We're building a wpf application. We have pretty loading indicators. I noticed they "lag" sometimes a while ago, but it wasn't a huge deal. We make heavy use of the async await keywords to keep the application responsive during heavy work.
We had some performance problem which caused me to look deeper into how async await, the UI-Thread and the application freezing connect.
The way I understand it, mainly based on this post If async-await doesn't create any additional threads, then how does it make applications responsive?, is that my loading indicator can only spin, while no other code is being executed on the UI Thread. Trivial code will execute fast enough that you don't see any "lag".
I thought I had found the problem. We thought async await was a magic pattern that prevents the UI from freezing.
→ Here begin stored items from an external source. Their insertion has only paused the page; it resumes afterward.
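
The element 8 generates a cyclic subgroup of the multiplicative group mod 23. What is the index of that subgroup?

2

The order of 8 must divide φ(23) = 23 − 1 = 22 = 2 · 11.
Divisors of 22: 1, 2, 11, 22.
Check 8^d mod 23 for each divisor in increasing order:
8^1 ≡ 8 (mod 23)
8^2 ≡ 18 (mod 23)
8^11 ≡ 1 (mod 23) ✓
Thus |⟨8⟩| = ord(8) = 11.
Index = |(Z/23Z)^×| / |⟨8⟩| = 22 / 11 = 2.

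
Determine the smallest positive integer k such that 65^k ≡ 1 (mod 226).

By Lagrange's theorem, ord_226(65) divides φ(226) = φ(2)·φ(113) = 1·112 = 112 = 2^4 · 7.
Divisors of 112: 1, 2, 4, 7, 8, 14, 16, 28, 56, 112.
Check 65^d mod 226 for each divisor in increasing order:
65^1 ≡ 65 (mod 226)
65^2 ≡ 157 (mod 226)
65^4 ≡ 15 (mod 226)
65^7 ≡ 73 (mod 226)
65^8 ≡ 225 (mod 226)
65^14 ≡ 131 (mod 226)
65^16 ≡ 1 (mod 226) ✓
So ord_226(65) = 16.

16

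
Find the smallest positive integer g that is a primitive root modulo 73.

5

φ(73) = 73 − 1 = 72 = 2^3 · 3^2.
Test candidates g = 2, 3, … against the prime factors q ∈ {2, 3} of φ(73): g is a generator iff g^(72/q) ≢ 1 for every such q.
g = 2: 2^36 ≡ 1 — hits 1, so not a primitive root.
g = 3: 3^36 ≡ 1 — hits 1, so not a primitive root.
g = 4: 4^36 ≡ 1 — hits 1, so not a primitive root.
g = 5: 5^36 ≡ 72; 5^24 ≡ 8 — none is 1, so 5 is a primitive root.
So 5 is the smallest generator of (Z/73Z)^×.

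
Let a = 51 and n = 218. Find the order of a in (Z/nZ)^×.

108

By Lagrange's theorem, ord_218(51) divides φ(218) = φ(2)·φ(109) = 1·108 = 108 = 2^2 · 3^3.
Divisors of 108: 1, 2, 3, 4, 6, 9, 12, 18, 27, 36, 54, 108.
Evaluate successive powers at the divisors of 108:
51^1 ≡ 51 (mod 218)
51^2 ≡ 203 (mod 218)
51^3 ≡ 107 (mod 218)
51^4 ≡ 7 (mod 218)
51^6 ≡ 113 (mod 218)
51^9 ≡ 101 (mod 218)
51^12 ≡ 125 (mod 218)
51^18 ≡ 173 (mod 218)
51^27 ≡ 33 (mod 218)
51^36 ≡ 63 (mod 218)
51^54 ≡ 217 (mod 218)
51^108 ≡ 1 (mod 218) ✓
Hence ord(51) = 108.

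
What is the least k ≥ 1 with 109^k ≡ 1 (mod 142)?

35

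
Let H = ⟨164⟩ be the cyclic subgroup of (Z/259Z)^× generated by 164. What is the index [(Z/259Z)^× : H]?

12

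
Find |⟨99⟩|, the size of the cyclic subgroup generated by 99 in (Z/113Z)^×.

28

The order of 99 must divide φ(113) = 113 − 1 = 112 = 2^4 · 7.
Divisors of 112: 1, 2, 4, 7, 8, 14, 16, 28, 56, 112.
Evaluate successive powers at the divisors of 112:
99^1 ≡ 99 (mod 113)
99^2 ≡ 83 (mod 113)
99^4 ≡ 109 (mod 113)
99^7 ≡ 15 (mod 113)
99^8 ≡ 16 (mod 113)
99^14 ≡ 112 (mod 113)
99^16 ≡ 30 (mod 113)
99^28 ≡ 1 (mod 113) ✓
So ord_113(99) = 28.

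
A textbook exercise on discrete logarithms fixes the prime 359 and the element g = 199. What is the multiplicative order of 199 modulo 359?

358

ord(199) | φ(359) = 359 − 1 = 358 = 2 · 179.
Divisors of 358: 1, 2, 179, 358.
Check 199^d mod 359 for each divisor in increasing order:
199^1 ≡ 199
199^2 ≡ 111
199^179 ≡ 358
199^358 ≡ 1
Therefore the multiplicative order of 199 modulo 359 is 358.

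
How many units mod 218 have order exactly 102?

0

φ(218) = φ(2)·φ(109) = 1·108 = 108 = 2^2 · 3^3.
(Z/218Z)^× is cyclic (|G| = 108); a cyclic group of order m has exactly φ(d) elements of each order d | m, and none otherwise.
102 does not divide 108, so no element of (Z/218Z)^× has order 102.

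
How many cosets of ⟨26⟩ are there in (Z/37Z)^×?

ord(26) | φ(37) = 37 − 1 = 36 = 2^2 · 3^2.
Divisors of 36: 1, 2, 3, 4, 6, 9, 12, 18, 36.
Evaluate successive powers at the divisors of 36:
26^1 ≡ 26 (mod 37)
26^2 ≡ 10 (mod 37)
26^3 ≡ 1 (mod 37) ✓
Thus |⟨26⟩| = ord(26) = 3.
The index is φ(37) / ord(26) = 36 / 3 = 12.

12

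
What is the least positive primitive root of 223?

3

φ(223) = 223 − 1 = 222 = 2 · 3 · 37.
Test candidates g = 2, 3, … against the prime factors q ∈ {2, 3, 37} of φ(223): g is a generator iff g^(222/q) ≢ 1 for every such q.
g = 2: 2^111 ≡ 1 — hits 1, so not a primitive root.
g = 3: 3^111 ≡ 222; 3^74 ≡ 183; 3^6 ≡ 60 — none is 1, so 3 is a primitive root.
The smallest primitive root modulo 223 is 3.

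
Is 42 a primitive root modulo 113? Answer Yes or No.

No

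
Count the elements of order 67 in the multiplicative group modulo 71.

0

φ(71) = 71 − 1 = 70 = 2 · 5 · 7.
Since (Z/71Z)^× is cyclic of order 70, the number of elements of order d is φ(d) when d | 70 and 0 otherwise.
Here 70 is not a multiple of 67, so there are no elements of order 67.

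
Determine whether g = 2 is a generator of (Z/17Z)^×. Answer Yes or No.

φ(17) = 17 − 1 = 16 = 2^4.
It suffices to check that the order of 2 is not a proper divisor of 16: compute 2^(16/q) for q ∈ {2}.
2^8 ≡ 1 (mod 17)  [q = 2: ≡ 1 ✗]
Since 2^8 ≡ 1, the order of 2 divides 8 < 16, so 2 is not a primitive root.

No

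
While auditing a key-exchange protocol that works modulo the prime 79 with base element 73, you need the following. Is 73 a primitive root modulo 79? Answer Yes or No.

φ(79) = 79 − 1 = 78 = 2 · 3 · 13.
73 is a primitive root mod 79 iff 73^(φ(79)/q) ≢ 1 for every prime q | φ(79), i.e. q ∈ {2, 3, 13}.
73^39 ≡ 1 (mod 79)  [q = 2: ≡ 1 ✗]
73^26 ≡ 55 (mod 79)  [q = 3: ≢ 1 ✓]
73^6 ≡ 46 (mod 79)  [q = 13: ≢ 1 ✓]
The check at q = 2 fails, so 73 generates a proper subgroup.

No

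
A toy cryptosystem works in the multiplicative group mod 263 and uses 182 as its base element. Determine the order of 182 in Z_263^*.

ord(182) | φ(263) = 263 − 1 = 262 = 2 · 131.
Divisors of 262: 1, 2, 131, 262.
Compute 182^d (mod 263) for the divisors d until we hit 1:
182^1 ≡ 182
182^2 ≡ 249
182^131 ≡ 262
182^262 ≡ 1
Therefore the multiplicative order of 182 modulo 263 is 262.

262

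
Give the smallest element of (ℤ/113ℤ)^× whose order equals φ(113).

φ(113) = 113 − 1 = 112 = 2^4 · 7.
Test candidates g = 2, 3, … against the prime factors q ∈ {2, 7} of φ(113): g is a generator iff g^(112/q) ≢ 1 for every such q.
g = 2: 2^56 ≡ 1 — hits 1, so not a primitive root.
g = 3: 3^56 ≡ 112; 3^16 ≡ 49 — none is 1, so 3 is a primitive root.
Hence the least primitive root of 113 is 3.

3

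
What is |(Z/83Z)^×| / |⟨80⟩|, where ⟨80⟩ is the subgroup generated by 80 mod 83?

The order of 80 must divide φ(83) = 83 − 1 = 82 = 2 · 41.
Divisors of 82: 1, 2, 41, 82.
Evaluate successive powers at the divisors of 82:
80^1 ≡ 80 (mod 83)
80^2 ≡ 9 (mod 83)
80^41 ≡ 82 (mod 83)
80^82 ≡ 1 (mod 83) ✓
So ord_83(80) = 82, hence |⟨80⟩| = 82.
[(Z/83Z)^× : ⟨80⟩] = 82/82 = 1.

1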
To fix it, I need to move the blocking code into actual background threads. But I cannot do that, because most of that code has to do with accessing either UI elements like Windows
or UserControls
or accessing the Binding
properties, all of which cannot be manipulated from outside the UI-Thread.
I can only create Windows
on the UI-Thread. So how would I do something as simple as showing a responsive splash screen?
var splashScreen = new SplashScreen();
splashScreen.Show();
var startUpWindow = new StartUpWindow(); // lets say this always takes 2 seconds
startUpWindow.Show(); // lets say this always takes 1 second
I cannot get around doing this on the UI Thread as far as i can tell. Any amount of trickery via async await, or Task.Run into Dispatcher.Invoke will always end up executing this code on the UI-Thread which will in turn always freeze my application.
This seems like a pretty big oversight to me. Too big to exist. How can a UI framework freeze every time I open a new Window or add a new control or am forced to use the UI-Thread for any other reason? Am I missing something?
Edit: Yes background threads stop the freezing. Also my application is probably not perfect. The point is, you cannot create/show windows on background threads. You cannot access ObservableCollections on background threads.
Try fixing my 4 line code example. Its not a complex or contrived example. The way I see it currently its unsolvable.